С начала 1930-х его переписка с деятелями русской военной эмиграции становится все более оживленной, и это отнюдь не случайно. Оглядываясь на события первой половины XX века, можно сказать, что мировая война в действительности не прекращалась – народы Европы получили лишь короткую передышку перед новыми битвами. Националистические организации и радикальные движения, как правые, так и левые, завоевывали все большую популярность. Кое-где диктатура установилась уже в 1920-е годы: Хорти – в Венгрии в 1920 году, Муссолини – в Италии в 1922 году, Пилсудского – в Польше в 1926 году. В начале 1930-х в Германии приходит к власти Гитлер. В то же время в СССР постепенно прибирает власть к рукам Сталин и его окружение. Родились колхозы, крестьяне заполнили концлагеря. Борьба между коммунизмом и антикоммунизмом приобретает черты крестового похода. Надежды русской контрреволюционной эмиграции вновь обрели под собою какую-то почву; она жаждала участия в этом походе.
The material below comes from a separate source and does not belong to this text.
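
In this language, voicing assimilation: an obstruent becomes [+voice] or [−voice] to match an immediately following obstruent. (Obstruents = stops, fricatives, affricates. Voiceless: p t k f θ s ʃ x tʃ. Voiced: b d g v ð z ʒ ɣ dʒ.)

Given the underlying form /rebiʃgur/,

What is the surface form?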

Маннергейм с пристальным вниманием следил за тем, как развиваются события в Европе. Интересовался и происходящим в эмигрантских кругах, но был крайне осторожен, поскольку начиная с 1931 года вновь занял ответственную государственную должность: он становится председателем Совета обороны Финляндии.
По крайней мере двое из корреспондентов Маннергейма тех лет – видные фигуры Белого движения. Оба, как и Маннергейм, бывшие кавалергарды. Взгляды и устремления всех троих во многом совпадали. Первому из них, светлейшему князю Анатолию Ливену, довелось, подобно Маннергейму, воевать за независимую Латвию и жить затем в отпавшем от Российской империи суверенном государстве. Правда, Ливен не занимал значительных постов ни на фронте, ни в Латвийской республике. Во-первых, у него не было высокого военного звания. Во-вторых, в отличие от малоизвестных шведско-финских аристократов Маннергеймов, носители «говорящей» фамилии Ливен[310], чьи родовые поместья находились в Латвии и Литве, на протяжении нескольких веков связаны с историей России и русского самодержавия. Ливены издавна жили в Петербурге, были в родстве с высшей русской аристократией – Гагариными, Шуваловыми, Бенкендорфами. Это, конечно, не могло способствовать карьере князя в новосозданной Латвийской республике. И, в-третьих, Ливен был не столь честолюбив и энергичен, как его сослуживец по кавалергардскому полку, финский генерал Маннергейм.